UK businesses are more likely to experience challenges when moving to a public cloud than firms in other countries, according to a survey.
While 88 percent of enterprises across the US, Europe and Asia Pacific said that they experience at least one unexpected challenge when moving to the cloud, the UK was higher than average with 93 percent, a study commissioned by VMware and disaster recovery as a service provider (DRaaS) Iland has found.
Of the 415 enterprises surveyed by Enterprise Management Associates (EMA), pricing and performance were the key challenges. Issues with support affected 36 percent of respondents and downtime plagued 35 percent. Management of their cloud services and scalability was the least reported challenge, but still caused problems for 33 percent of businesses.
The report states: "The most common challenge in the US was support, while performance and downtime topped EMEA and APAC lists, respectively."
Public cloud performance, Europe's biggest challenge, was affected by "noisy neighbour" syndrome, the study said, referring to when too many users are on the cloud. Moving to the cloud can even accentuate noisy neighbour issues a business may be having within datacentres.
Although the report finds that "many have fallen victim to cloud struggles", analysts have said that these challenges may be down to more than just the choice of vendor.
Failure rate by vendor
Of the medium to large enterprises surveyed across UK, Europe, North America and Asia-Pacific, the highest stall or failure rate was attributed to Rackspace and Amazon as IaaS providers.

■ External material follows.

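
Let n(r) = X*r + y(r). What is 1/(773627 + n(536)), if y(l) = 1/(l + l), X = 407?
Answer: 1072/1063187089 ≈ 1.0083e-6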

Respondents were asked which public cloud platforms they had considered, and whether they had stalled or failed, or adopted the platform. Out of 415 enterprises who used Rackspace for their cloud, 63 percent of projects stalled or failed, 57 percent of Amazon users suffered stalls or failure and 44 percent of Microsoft Azure users experienced stalling and/or failure. The lowest failure rate of 33 percent was attributed to VMware's vCloud, the vendor that co-commissioned the study.
Quocirca analyst Clive Longbottom warned that choosing a public cloud vendor is meaningless without a robust infrastructure.
He said: "We [Quocirca] tend to find performance and scalability are two things that are inextricably linked, and that it doesn't make any different if you are Amazon or not, if your application is not architected correctly it shouldn't be in the cloud anyway.
"If you have something that is there [in the cloud] and it starts behaving like a dog, you start throwing Central Processing Units (CPU) at it. It improves by five percent but it should have improved by 50 percent, because all you have done is move the problem on to input/output (I/O).
"Then you throw more storage at it, and then you find out, actually, it was a network problem. So you throw more network at it by which times it has become even more confusing because you had no idea this was what you needed to do. The likes of Amazon and Google, unless you are a marquee customer, aren't going to sit down and help you to work this out."